Si près du but, jamais le NPD ne l'a été. Depuis un demi-siècle, il a toujours commencé les campagnes en étant le « bon troisième » ; le pouvoir et même l'opposition officielle étaient inatteignables.

Le premier pas a été fait en 2011. Jack Layton a alors profité de la contraction du mouvement souverainiste, mais sa personnalité et la sympathie y ont beaucoup contribué. Lorsqu'on demandait aux Canadiens de classer leur sentiment à propos des chefs, Jack Layton surpassait largement ses adversaires. Le résultat est connu : un transfert massif de sièges du Bloc au NPD. Cette nouvelle arithmétique rendait crédible le NPD comme parti gouvernemental pour la première fois de son histoire.

Le deuxième pas a été fait en mars 2012 lorsque les membres du NPD ont choisi un Québécois comme chef; une décision audacieuse pour ce parti qui ne comptait qu'une poignée de militants au Québec. L'enjeu stratégique était important : consolider les nouveaux gains.

Le troisième pas fut le travail de Tom Mulcair aux Communes: formuler une opposition sérieuse et rigoureuse qui l'a aidé à rester à l'avant-plan de l'actualité. Secret de Polichinelle, ces années lui ont également permis d'affirmer son leadership à l'interne.

Mais rien n'était pour autant acquis : si le NPD a été deuxième immédiatement après la dernière élection fédérale, il a été relégué au troisième rang au printemps 2013 quand Justin Trudeau a pris la tête des libéraux.

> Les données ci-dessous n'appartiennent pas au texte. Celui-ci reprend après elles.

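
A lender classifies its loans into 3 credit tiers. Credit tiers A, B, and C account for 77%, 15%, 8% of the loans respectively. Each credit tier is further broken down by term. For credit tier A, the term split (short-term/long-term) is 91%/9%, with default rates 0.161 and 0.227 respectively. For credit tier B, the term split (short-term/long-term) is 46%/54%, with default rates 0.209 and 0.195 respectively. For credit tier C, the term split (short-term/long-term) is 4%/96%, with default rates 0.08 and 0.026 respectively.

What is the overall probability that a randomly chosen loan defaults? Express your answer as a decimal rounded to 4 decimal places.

P(D|A) = 0.91·0.161 + 0.09·0.227 = 0.14651 + 0.02043 = 0.16694
P(D|B) = 0.46·0.209 + 0.54·0.195 = 0.09614 + 0.1053 = 0.20144
P(D|C) = 0.04·0.08 + 0.96·0.026 = 0.0032 + 0.02496 = 0.02816
Then overall,
P(D) = 0.77·0.16694 + 0.15·0.20144 + 0.08·0.02816
      = 0.1285438 + 0.030216 + 0.0022528 = 0.1610126

0.1610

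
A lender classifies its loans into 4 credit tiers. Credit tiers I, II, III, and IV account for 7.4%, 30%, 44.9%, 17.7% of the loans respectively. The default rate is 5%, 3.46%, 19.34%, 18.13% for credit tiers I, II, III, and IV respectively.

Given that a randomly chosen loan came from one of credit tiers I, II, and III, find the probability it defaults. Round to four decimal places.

Let S = {I, II, III}.
P(S) = 0.074 + 0.3 + 0.449 = 0.823.
P(D ∩ S) = 0.05·0.074 + 0.0346·0.3 + 0.1934·0.449 = 0.0037 + 0.01038 + 0.0868366 = 0.1009166.
P(D | S) = 0.1009166 / 0.823 = 0.122620…

0.1226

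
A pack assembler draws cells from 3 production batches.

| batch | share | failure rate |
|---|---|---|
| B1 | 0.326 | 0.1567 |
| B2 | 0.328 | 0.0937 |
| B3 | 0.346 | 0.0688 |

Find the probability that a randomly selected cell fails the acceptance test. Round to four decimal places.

P(F) = P(F|B1)·P(B1) + P(F|B2)·P(B2) + P(F|B3)·P(B3)
      = 0.1567·0.326 + 0.0937·0.328 + 0.0688·0.346
      = 0.0510842 + 0.0307336 + 0.0238048 = 0.1056226

0.1056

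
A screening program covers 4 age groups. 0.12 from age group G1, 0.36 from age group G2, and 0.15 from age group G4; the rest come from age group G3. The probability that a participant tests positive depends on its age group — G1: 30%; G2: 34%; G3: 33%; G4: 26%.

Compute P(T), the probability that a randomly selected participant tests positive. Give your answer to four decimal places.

0.3195

P(G3) = 1 − (0.12 + 0.36 + 0.15) = 0.37.
P(T) = P(T|G1)·P(G1) + P(T|G2)·P(G2) + P(T|G3)·P(G3) + P(T|G4)·P(G4)
      = 0.3·0.12 + 0.34·0.36 + 0.33·0.37 + 0.26·0.15
      = 0.036 + 0.1224 + 0.1221 + 0.039 = 0.3195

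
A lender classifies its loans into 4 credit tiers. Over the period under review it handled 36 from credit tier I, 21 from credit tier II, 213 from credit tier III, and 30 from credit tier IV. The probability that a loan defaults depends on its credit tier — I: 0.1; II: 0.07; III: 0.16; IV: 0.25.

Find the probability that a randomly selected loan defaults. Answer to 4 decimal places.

Total: 36 + 21 + 213 + 30 = 300.
P(I) = 36/300 = 0.12. P(II) = 21/300 = 0.07. P(III) = 213/300 = 0.71. P(IV) = 30/300 = 0.1.
P(D) = P(D|I)·P(I) + P(D|II)·P(II) + P(D|III)·P(III) + P(D|IV)·P(IV)
      = 0.1·0.12 + 0.07·0.07 + 0.16·0.71 + 0.25·0.1
      = 0.012 + 0.0049 + 0.1136 + 0.025 = 0.1555

0.1555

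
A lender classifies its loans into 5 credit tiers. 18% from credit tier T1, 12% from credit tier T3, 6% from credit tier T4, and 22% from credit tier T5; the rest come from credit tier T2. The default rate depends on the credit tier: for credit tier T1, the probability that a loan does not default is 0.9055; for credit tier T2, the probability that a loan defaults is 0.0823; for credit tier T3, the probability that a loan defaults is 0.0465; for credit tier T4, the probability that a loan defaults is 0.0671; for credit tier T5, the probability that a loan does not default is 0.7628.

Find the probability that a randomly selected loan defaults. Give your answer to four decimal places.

P(D) ≈ 0.1134

P(T2) = 1 − (0.18 + 0.12 + 0.06 + 0.22) = 0.42.
P(D|T1) = 1 − 0.9055 = 0.0945.
P(D|T5) = 1 − 0.7628 = 0.2372.
P(D) = P(D|T1)·P(T1) + P(D|T2)·P(T2) + P(D|T3)·P(T3) + P(D|T4)·P(T4) + P(D|T5)·P(T5)
      = 0.0945·0.18 + 0.0823·0.42 + 0.0465·0.12 + 0.0671·0.06 + 0.2372·0.22
      = 0.01701 + 0.034566 + 0.00558 + 0.004026 + 0.052184 = 0.113366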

L'économie a cependant changé la donne politique : la chute des prix du pétrole à l'échelle mondiale a plombé l'économie de l'Ouest et sérieusement ébranlé son modèle économique de droite. Bien des Albertains ont estimé qu'ils auraient besoin de l'État pour traverser les turbulences économiques des prochaines années. La victoire du NPD en Alberta est devenue un levier pour Mulcair.

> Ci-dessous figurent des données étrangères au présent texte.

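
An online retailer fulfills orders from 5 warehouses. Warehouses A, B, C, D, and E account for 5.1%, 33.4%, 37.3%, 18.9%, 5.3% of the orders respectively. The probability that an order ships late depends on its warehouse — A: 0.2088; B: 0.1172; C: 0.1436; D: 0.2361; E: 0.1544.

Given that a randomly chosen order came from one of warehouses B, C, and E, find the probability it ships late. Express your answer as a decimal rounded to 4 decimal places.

Let S = {B, C, E}.
P(S) = 0.334 + 0.373 + 0.053 = 0.76.
P(L ∩ S) = 0.1172·0.334 + 0.1436·0.373 + 0.1544·0.053 = 0.0391448 + 0.0535628 + 0.0081832 = 0.1008908.
P(L | S) = 0.1008908 / 0.76 = 0.132751…

P(L|S) ≈ 0.1328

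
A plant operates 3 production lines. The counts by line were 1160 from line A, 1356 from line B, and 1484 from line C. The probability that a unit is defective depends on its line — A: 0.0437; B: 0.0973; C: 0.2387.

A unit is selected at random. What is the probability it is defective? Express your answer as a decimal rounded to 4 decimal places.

Total: 1160 + 1356 + 1484 = 4000.
P(A) = 1160/4000 = 0.29. P(B) = 1356/4000 = 0.339. P(C) = 1484/4000 = 0.371.
P(D) = P(D|A)·P(A) + P(D|B)·P(B) + P(D|C)·P(C)
      = 0.0437·0.29 + 0.0973·0.339 + 0.2387·0.371
      = 0.012673 + 0.0329847 + 0.0885577 = 0.1342154

0.1342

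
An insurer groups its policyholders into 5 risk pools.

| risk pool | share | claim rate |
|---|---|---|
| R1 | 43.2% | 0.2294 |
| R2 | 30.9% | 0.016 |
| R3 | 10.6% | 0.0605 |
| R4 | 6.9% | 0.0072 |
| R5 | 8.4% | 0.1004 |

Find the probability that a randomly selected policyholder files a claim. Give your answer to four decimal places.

P(C) = P(C|R1)·P(R1) + P(C|R2)·P(R2) + P(C|R3)·P(R3) + P(C|R4)·P(R4) + P(C|R5)·P(R5)
      = 0.2294·0.432 + 0.016·0.309 + 0.0605·0.106 + 0.0072·0.069 + 0.1004·0.084
      = 0.0991008 + 0.004944 + 0.006413 + 0.0004968 + 0.0084336 = 0.1193882

P(C) ≈ 0.1194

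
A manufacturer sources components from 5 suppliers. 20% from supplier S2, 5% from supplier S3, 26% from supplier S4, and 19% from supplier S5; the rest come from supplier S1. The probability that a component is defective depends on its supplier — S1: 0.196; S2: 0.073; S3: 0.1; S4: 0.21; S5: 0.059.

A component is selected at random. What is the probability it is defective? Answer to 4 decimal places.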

Pendant cette longue campagne, le NPD doit trouver un équilibre. D'un côté, continuer d'incarner les valeurs du centre gauche politique - solidarité, programmes sociaux, État interventionniste - mais de l'autre, le NPD doit montrer un sens pratique, un principe de réalité, bref, une capacité à gouverner que les Canadiens ne lui ont jamais reconnue. Il doit indéniablement dépasser la sympathie.

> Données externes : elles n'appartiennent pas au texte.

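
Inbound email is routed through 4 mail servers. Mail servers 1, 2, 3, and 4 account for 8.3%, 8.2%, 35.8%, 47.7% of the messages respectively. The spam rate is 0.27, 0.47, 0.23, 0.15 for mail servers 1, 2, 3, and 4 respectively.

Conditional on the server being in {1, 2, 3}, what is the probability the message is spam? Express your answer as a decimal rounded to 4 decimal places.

0.2740

Let J = {1, 2, 3}.
P(J) = 0.083 + 0.082 + 0.358 = 0.523.
P(S ∩ J) = 0.27·0.083 + 0.47·0.082 + 0.23·0.358 = 0.02241 + 0.03854 + 0.08234 = 0.14329.
P(S | J) = 0.14329 / 0.523 = 0.273977…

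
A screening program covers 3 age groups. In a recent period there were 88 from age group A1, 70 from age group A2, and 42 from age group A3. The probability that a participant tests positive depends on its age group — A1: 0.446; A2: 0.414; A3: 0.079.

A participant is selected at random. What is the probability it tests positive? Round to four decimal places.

P(T) ≈ 0.3577

Total: 88 + 70 + 42 = 200.
P(A1) = 88/200 = 0.44. P(A2) = 70/200 = 0.35. P(A3) = 42/200 = 0.21.
P(T) = P(T|A1)·P(A1) + P(T|A2)·P(A2) + P(T|A3)·P(A3)
      = 0.446·0.44 + 0.414·0.35 + 0.079·0.21
      = 0.19624 + 0.1449 + 0.01659 = 0.35773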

Pour rejoindre et conforter l'électeur médian, le NPD doit faire des compromis avec l'idéologie du parti, sans que les ambiguïtés ou contradictions soient trop évidentes.

Ce positionnement stratégique doit se décliner sur plusieurs thématiques. Sur la question des oléoducs par exemple, Mulcair déplait certes à ses militants les plus environnementalistes lorsqu'il dit « oui, mais ». Par contre, en faisant cela, il se donne une marge de manoeuvre, et, surtout, il envoie au plus grand nombre l'image d'un leader pragmatique. Quant au programme économique, il fait d'une pierre deux coups : en voulant aider la fameuse « classe moyenne », il aide les petites et moyennes entreprises, notamment avec une réduction importante du taux d'imposition. Certains peuvent aussi croire que le plan fiscal des libéraux est plus « redistributif » ou progressiste que celui des néodémocrates, ou que les réformes institutionnelles proposées par Trudeau sont plus audacieuses que celles du NPD.

Au total, Mulcair, ancien ministre libéral québécois, vise le centre politique. Il sait aussi que les électeurs du centre-gauche sont déjà acquis, quasi captifs; et que c'est dans la cour des libéraux qu'il peut faire des gains, non en rivalisant avec Elizabeth May !

Le discours de Mulcair prononcé lors du lancement de la campagne est révélateur. Il a parlé de ses origines modestes, de son expérience gouvernementale, mais aussi des « décisions difficiles » qu'il a dû prendre comme ministre. Bref, le chef néodémocrate ne veut pas passer pour un rêveur, un jovialiste à qui on évite de donner les ultimes responsabilités. Il veut montrer aux Canadiens qu'il a les pieds sur terre. Longtemps considéré comme la « conscience du Parlement », le NPD a pris les moyens pour former le gouvernement.